Isto é o que se explica na parábola da cizânia: “E os arrojarão no forno de fogo; ali será o pranto e ranger de dentes. Então os justos brilharão como o sol no Reino de seu Pai. O que tenha ouvidos que ouça”.

A “morte segunda” que o Apocalipse descreve, é a morte da alma, o último trânsito da negação de si mesmo, que Jesus anuncia quando diz em sua hora de agonia: “Minha alma está triste até o ponto de morrer”. Em verdade, quando o lago de fogo tiver feito sua obra, é chegada a hora decisiva, difícil e generosa de “entregar a alma para salvar a Vida”.

Esta entrega da alma para ressuscitar à Vida, pode se fazer como o fez Jesus e o fazem talvez, os “poucos”, os eleitos que chegam ao Filho do Homem antes de saborear a morte. Mas também há que fazê-la depois da morte “primeira”, a do corpo. Em tal caso, reservado aos “muitos”, a “morte segunda”, a da alma, virá por imersão no lago infinito de fogo eterno que é o Hades.

A misericórdia de Deus é a obra eterna de seu fogo devorador.

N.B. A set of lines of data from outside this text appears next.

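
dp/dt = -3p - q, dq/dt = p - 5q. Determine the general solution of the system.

p(t) = -C_1e^(-4t) - C_2te^(-4t) - 2C_2e^(-4t), q(t) = -C_1e^(-4t) - C_2te^(-4t) - C_2e^(-4t)

Coefficient matrix A = [[-3, -1], [1, -5]].
Characteristic polynomial det(A - λI) = λ^2 + 8λ + 16 = 0.
Single eigenvalue λ = -4 with algebraic multiplicity 2.
Eigenvector v = (-1,-1); generalized eigenvector w with (A-λI)w=v is (-2,-1).
General solution: e^(-4t)[C_1·v + C_2·(t·v + w)].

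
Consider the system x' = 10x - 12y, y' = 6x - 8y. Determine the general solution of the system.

x(t) = 2c_1e^(4t) - c_2e^(-2t), y(t) = c_1e^(4t) - c_2e^(-2t)

Coefficient matrix A = [[10, -12], [6, -8]].
Characteristic polynomial det(A - λI) = λ^2 - 2λ - 8 = 0.
Eigenvalues λ = 4, -2.
For λ=4: (A-λI) row 1 is [6, -12], so an eigenvector is (2, 1).
For λ=-2: (A-λI) row 1 is [12, -12], so an eigenvector is (-1, -1).
General solution: c_1e^(4t)(2,1) + c_2e^(-2t)(-1,-1).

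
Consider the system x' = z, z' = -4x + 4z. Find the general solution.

Coefficient matrix A = [[0, 1], [-4, 4]].
Characteristic polynomial det(A - λI) = λ^2 - 4λ + 4 = 0.
Single eigenvalue λ = 2 with algebraic multiplicity 2.
Eigenvector v = (-1,-2); generalized eigenvector w with (A-λI)w=v is (-1,-3).
General solution: e^(2t)[c_1·v + c_2·(t·v + w)].

x(t) = -c_1e^(2t) - c_2te^(2t) - c_2e^(2t), z(t) = -2c_1e^(2t) - 2c_2te^(2t) - 3c_2e^(2t)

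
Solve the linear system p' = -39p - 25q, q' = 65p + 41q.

p(t) = -K_1e^(t)sin(5t) + 2K_1e^(t)cos(5t) + 2K_2e^(t)sin(5t) + K_2e^(t)cos(5t), q(t) = 2K_1e^(t)sin(5t) - 3K_1e^(t)cos(5t) - 3K_2e^(t)sin(5t) - 2K_2e^(t)cos(5t)

Coefficient matrix A = [[-39, -25], [65, 41]].
Characteristic polynomial det(A - λI) = λ^2 - 2λ + 26 = 0.
Eigenvalues λ = 1 ± 5i (complex conjugate pair).
For λ=1+5i: an eigenvector is (2,-3) - i(-1,2) = (2 + i, -3 - 2i).
A real fundamental pair from Re and Im of e^((1+5i)t)v: X_1 = e^(t)(cos(5t)·(2,-3) + sin(5t)·(-1,2)), X_2 = e^(t)(sin(5t)·(2,-3) - cos(5t)·(-1,2)).
General solution: K_1X_1 + K_2X_2.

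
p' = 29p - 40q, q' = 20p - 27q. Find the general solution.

p(t) = c_1e^(t)sin(4t) + 3c_1e^(t)cos(4t) + 3c_2e^(t)sin(4t) - c_2e^(t)cos(4t), q(t) = c_1e^(t)sin(4t) + 2c_1e^(t)cos(4t) + 2c_2e^(t)sin(4t) - c_2e^(t)cos(4t)

Coefficient matrix A = [[29, -40], [20, -27]].
Characteristic polynomial det(A - λI) = λ^2 - 2λ + 17 = 0.
Eigenvalues λ = 1 ± 4i (complex conjugate pair).
For λ=1+4i: an eigenvector is (3,2) - i(1,1) = (3 - i, 2 - i).
A real fundamental pair from Re and Im of e^((1+4i)t)v: X_1 = e^(t)(cos(4t)·(3,2) + sin(4t)·(1,1)), X_2 = e^(t)(sin(4t)·(3,2) - cos(4t)·(1,1)).
General solution: c_1X_1 + c_2X_2.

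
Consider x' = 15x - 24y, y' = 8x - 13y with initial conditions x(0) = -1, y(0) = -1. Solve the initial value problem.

Coefficient matrix A = [[15, -24], [8, -13]].
Characteristic polynomial det(A - λI) = λ^2 - 2λ - 3 = 0.
Eigenvalues λ = 3, -1.
For λ=3: (A-λI) row 1 is [12, -24], so an eigenvector is (-2, -1).
For λ=-1: (A-λI) row 1 is [16, -24], so an eigenvector is (3, 2).
General solution: C_1e^(3t)(-2,-1) + C_2e^(-t)(3,2).
Applying x(0)=-1, y(0)=-1 gives C_1=-1, C_2=-1.

x(t) = 2e^(3t) - 3e^(-t), y(t) = e^(3t) - 2e^(-t)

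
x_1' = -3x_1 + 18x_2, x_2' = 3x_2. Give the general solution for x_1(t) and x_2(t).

Coefficient matrix A = [[-3, 18], [0, 3]].
Characteristic polynomial det(A - λI) = λ^2 - 9 = 0.
Eigenvalues λ = -3, 3.
For λ=-3: (A-λI) row 1 is [0, 18], so an eigenvector is (1, 0).
For λ=3: (A-λI) row 1 is [-6, 18], so an eigenvector is (-3, -1).
General solution: K_1e^(-3t)(1,0) + K_2e^(3t)(-3,-1).

x_1(t) = K_1e^(-3t) - 3K_2e^(3t), x_2(t) = -K_2e^(3t)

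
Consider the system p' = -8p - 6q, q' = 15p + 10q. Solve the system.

p(t) = -c_1e^(t)sin(3t) - c_1e^(t)cos(3t) - c_2e^(t)sin(3t) + c_2e^(t)cos(3t), q(t) = c_1e^(t)sin(3t) + 2c_1e^(t)cos(3t) + 2c_2e^(t)sin(3t) - c_2e^(t)cos(3t)

Coefficient matrix A = [[-8, -6], [15, 10]].
Characteristic polynomial det(A - λI) = λ^2 - 2λ + 10 = 0.
Eigenvalues λ = 1 ± 3i (complex conjugate pair).
For λ=1+3i: an eigenvector is (-1,2) - i(-1,1) = (-1 + i, 2 - i).
A real fundamental pair from Re and Im of e^((1+3i)t)v: X_1 = e^(t)(cos(3t)·(-1,2) + sin(3t)·(-1,1)), X_2 = e^(t)(sin(3t)·(-1,2) - cos(3t)·(-1,1)).
General solution: c_1X_1 + c_2X_2.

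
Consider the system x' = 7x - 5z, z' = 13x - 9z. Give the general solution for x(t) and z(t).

Coefficient matrix A = [[7, -5], [13, -9]].
Characteristic polynomial det(A - λI) = λ^2 + 2λ + 2 = 0.
Eigenvalues λ = -1 ± i (complex conjugate pair).
For λ=-1+i: an eigenvector is (1,2) - i(-2,-3) = (1 + 2i, 2 + 3i).
A real fundamental pair from Re and Im of e^((-1+i)t)v: X_1 = e^(-t)(cos(t)·(1,2) + sin(t)·(-2,-3)), X_2 = e^(-t)(sin(t)·(1,2) - cos(t)·(-2,-3)).
General solution: K_1X_1 + K_2X_2.

x(t) = -2K_1e^(-t)sin(t) + K_1e^(-t)cos(t) + K_2e^(-t)sin(t) + 2K_2e^(-t)cos(t), z(t) = -3K_1e^(-t)sin(t) + 2K_1e^(-t)cos(t) + 2K_2e^(-t)sin(t) + 3K_2e^(-t)cos(t)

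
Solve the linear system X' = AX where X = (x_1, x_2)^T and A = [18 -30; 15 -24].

Coefficient matrix A = [[18, -30], [15, -24]].
Characteristic polynomial det(A - λI) = λ^2 + 6λ + 18 = 0.
Eigenvalues λ = -3 ± 3i (complex conjugate pair).
For λ=-3+3i: an eigenvector is (3,2) - i(1,1) = (3 - i, 2 - i).
A real fundamental pair from Re and Im of e^((-3+3i)t)v: X_1 = e^(-3t)(cos(3t)·(3,2) + sin(3t)·(1,1)), X_2 = e^(-3t)(sin(3t)·(3,2) - cos(3t)·(1,1)).
General solution: K_1X_1 + K_2X_2.

x_1(t) = K_1e^(-3t)sin(3t) + 3K_1e^(-3t)cos(3t) + 3K_2e^(-3t)sin(3t) - K_2e^(-3t)cos(3t), x_2(t) = K_1e^(-3t)sin(3t) + 2K_1e^(-3t)cos(3t) + 2K_2e^(-3t)sin(3t) - K_2e^(-3t)cos(3t)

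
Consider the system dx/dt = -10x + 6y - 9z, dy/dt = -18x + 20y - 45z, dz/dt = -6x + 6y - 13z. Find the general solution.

x(t) = c_1e^(-t) + 2c_2e^(2t) + 3c_3e^(-4t), y(t) = 3c_1e^(-t) + 7c_2e^(2t) + 6c_3e^(-4t), z(t) = c_1e^(-t) + 2c_2e^(2t) + 2c_3e^(-4t)

Coefficient matrix A = [[-10, 6, -9], [-18, 20, -45], [-6, 6, -13]].
det(A - λI) = 0 gives eigenvalues λ = -1, 2, -4.
For λ=-1: eigenvector (1,3,1).
For λ=2: eigenvector (2,7,2).
For λ=-4: eigenvector (3,6,2).
General solution: c_1e^(-t)(1,3,1) + c_2e^(2t)(2,7,2) + c_3e^(-4t)(3,6,2).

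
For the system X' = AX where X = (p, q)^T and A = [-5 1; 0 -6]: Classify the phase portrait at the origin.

stable node

A = [[-5,1],[0,-6]]; det(A-λI) = λ^2 + 11λ + 30.
λ = -5, -6: both negative.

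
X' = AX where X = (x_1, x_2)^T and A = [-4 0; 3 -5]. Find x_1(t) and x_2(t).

Coefficient matrix A = [[-4, 0], [3, -5]].
Characteristic polynomial det(A - λI) = λ^2 + 9λ + 20 = 0.
Eigenvalues λ = -5, -4.
For λ=-5: (A-λI) row 1 is [1, 0], so an eigenvector is (0, -1).
For λ=-4: (A-λI) row 2 is [3, -1], so an eigenvector is (1, 3).
General solution: K_1e^(-5t)(0,-1) + K_2e^(-4t)(1,3).

x_1(t) = K_2e^(-4t), x_2(t) = -K_1e^(-5t) + 3K_2e^(-4t)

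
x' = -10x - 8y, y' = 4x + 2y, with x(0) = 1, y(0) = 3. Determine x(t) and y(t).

x(t) = -7e^(-2t) + 8e^(-6t), y(t) = 7e^(-2t) - 4e^(-6t)

Coefficient matrix A = [[-10, -8], [4, 2]].
Characteristic polynomial det(A - λI) = λ^2 + 8λ + 12 = 0.
Eigenvalues λ = -6, -2.
For λ=-6: (A-λI) row 1 is [-4, -8], so an eigenvector is (2, -1).
For λ=-2: (A-λI) row 1 is [-8, -8], so an eigenvector is (1, -1).
General solution: K_1e^(-6t)(2,-1) + K_2e^(-2t)(1,-1).
Applying x(0)=1, y(0)=3 gives K_1=4, K_2=-7.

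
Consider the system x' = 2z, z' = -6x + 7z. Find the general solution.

x(t) = -2c_1e^(3t) - c_2e^(4t), z(t) = -3c_1e^(3t) - 2c_2e^(4t)

Coefficient matrix A = [[0, 2], [-6, 7]].
Characteristic polynomial det(A - λI) = λ^2 - 7λ + 12 = 0.
Eigenvalues λ = 3, 4.
For λ=3: (A-λI) row 1 is [-3, 2], so an eigenvector is (-2, -3).
For λ=4: (A-λI) row 1 is [-4, 2], so an eigenvector is (-1, -2).
General solution: c_1e^(3t)(-2,-3) + c_2e^(4t)(-1,-2).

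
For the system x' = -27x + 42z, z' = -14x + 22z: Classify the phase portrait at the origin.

A = [[-27,42],[-14,22]]; det(A-λI) = λ^2 + 5λ - 6.
λ = -6, 1: opposite signs.

saddle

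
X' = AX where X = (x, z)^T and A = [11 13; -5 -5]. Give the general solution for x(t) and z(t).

x(t) = 3K_1e^(3t)sin(t) + 2K_1e^(3t)cos(t) + 2K_2e^(3t)sin(t) - 3K_2e^(3t)cos(t), z(t) = -2K_1e^(3t)sin(t) - K_1e^(3t)cos(t) - K_2e^(3t)sin(t) + 2K_2e^(3t)cos(t)

Coefficient matrix A = [[11, 13], [-5, -5]].
Characteristic polynomial det(A - λI) = λ^2 - 6λ + 10 = 0.
Eigenvalues λ = 3 ± i (complex conjugate pair).
For λ=3+i: an eigenvector is (2,-1) - i(3,-2) = (2 - 3i, -1 + 2i).
A real fundamental pair from Re and Im of e^((3+i)t)v: X_1 = e^(3t)(cos(t)·(2,-1) + sin(t)·(3,-2)), X_2 = e^(3t)(sin(t)·(2,-1) - cos(t)·(3,-2)).
General solution: K_1X_1 + K_2X_2.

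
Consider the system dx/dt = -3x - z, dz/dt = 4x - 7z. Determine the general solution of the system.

x(t) = C_1e^(-5t) + C_2te^(-5t) + 2C_2e^(-5t), z(t) = 2C_1e^(-5t) + 2C_2te^(-5t) + 3C_2e^(-5t)

Coefficient matrix A = [[-3, -1], [4, -7]].
Characteristic polynomial det(A - λI) = λ^2 + 10λ + 25 = 0.
Single eigenvalue λ = -5 with algebraic multiplicity 2.
Eigenvector v = (1,2); generalized eigenvector w with (A-λI)w=v is (2,3).
General solution: e^(-5t)[C_1·v + C_2·(t·v + w)].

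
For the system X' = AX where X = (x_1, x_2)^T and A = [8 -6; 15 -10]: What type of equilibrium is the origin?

stable spiral

A = [[8,-6],[15,-10]]; det(A-λI) = λ^2 + 2λ + 10.
λ = -1 ± 3i: negative real part.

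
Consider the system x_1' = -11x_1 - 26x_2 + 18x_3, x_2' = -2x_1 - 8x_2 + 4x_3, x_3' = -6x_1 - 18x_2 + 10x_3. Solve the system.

Coefficient matrix A = [[-11, -26, 18], [-2, -8, 4], [-6, -18, 10]].
det(A - λI) = 0 gives eigenvalues λ = -2, -4, -3.
For λ=-2: eigenvector (2,0,1).
For λ=-4: eigenvector (4,1,3).
For λ=-3: eigenvector (-7,-2,-6).
General solution: K_1e^(-2t)(2,0,1) + K_2e^(-4t)(4,1,3) + K_3e^(-3t)(-7,-2,-6).

x_1(t) = 2K_1e^(-2t) + 4K_2e^(-4t) - 7K_3e^(-3t), x_2(t) = K_2e^(-4t) - 2K_3e^(-3t), x_3(t) = K_1e^(-2t) + 3K_2e^(-4t) - 6K_3e^(-3t)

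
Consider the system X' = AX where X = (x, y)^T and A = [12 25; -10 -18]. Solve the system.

Coefficient matrix A = [[12, 25], [-10, -18]].
Characteristic polynomial det(A - λI) = λ^2 + 6λ + 34 = 0.
Eigenvalues λ = -3 ± 5i (complex conjugate pair).
For λ=-3+5i: an eigenvector is (-2,1) - i(-1,1) = (-2 + i, 1 - i).
A real fundamental pair from Re and Im of e^((-3+5i)t)v: X_1 = e^(-3t)(cos(5t)·(-2,1) + sin(5t)·(-1,1)), X_2 = e^(-3t)(sin(5t)·(-2,1) - cos(5t)·(-1,1)).
General solution: C_1X_1 + C_2X_2.

x(t) = -C_1e^(-3t)sin(5t) - 2C_1e^(-3t)cos(5t) - 2C_2e^(-3t)sin(5t) + C_2e^(-3t)cos(5t), y(t) = C_1e^(-3t)sin(5t) + C_1e^(-3t)cos(5t) + C_2e^(-3t)sin(5t) - C_2e^(-3t)cos(5t)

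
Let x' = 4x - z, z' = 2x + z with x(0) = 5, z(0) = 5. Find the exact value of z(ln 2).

A = [[4,-1],[2,1]]; eigenvalues λ = 3, 2.
Eigenvectors: (1,1) for λ=3, (-1,-2) for λ=2.
From the initial condition, c_1 = 5, c_2 = 0.
z(ln 2) = (5)(2^3)(1) + (0)(2^2)(-2) = 40.

40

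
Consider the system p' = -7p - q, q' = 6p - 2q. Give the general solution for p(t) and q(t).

Coefficient matrix A = [[-7, -1], [6, -2]].
Characteristic polynomial det(A - λI) = λ^2 + 9λ + 20 = 0.
Eigenvalues λ = -4, -5.
For λ=-4: (A-λI) row 1 is [-3, -1], so an eigenvector is (-1, 3).
For λ=-5: (A-λI) row 1 is [-2, -1], so an eigenvector is (1, -2).
General solution: c_1e^(-4t)(-1,3) + c_2e^(-5t)(1,-2).

p(t) = -c_1e^(-4t) + c_2e^(-5t), q(t) = 3c_1e^(-4t) - 2c_2e^(-5t)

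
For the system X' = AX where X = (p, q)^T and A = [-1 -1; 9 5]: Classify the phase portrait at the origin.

A = [[-1,-1],[9,5]]; det(A-λI) = λ^2 - 4λ + 4.
repeated λ = 2 with a single eigenvector.

unstable improper node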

Por isso, quando diz Jesus que o pecado contra o Espírito não será perdoado, nem neste mundo nem no outro (no Hades), o que explica é que o que não tenha recebido a unção ígnea do Espírito antes da “morte primeira”, receberá este batismo em Espírito Santo e fogo, depois, em um imenso banho de fogo preparado para sua alma no Hades, e pelo que há de vir sua venturosa “morte segunda”.

Ali, naquele oceano infinito, receberá a alma a luz do conhecimento que necessita para saber “ver” através do cristal diáfano e já “minguado”, de sua alma negada a si mesma, o raio da presença de Deus que garante sua bem-aventurança.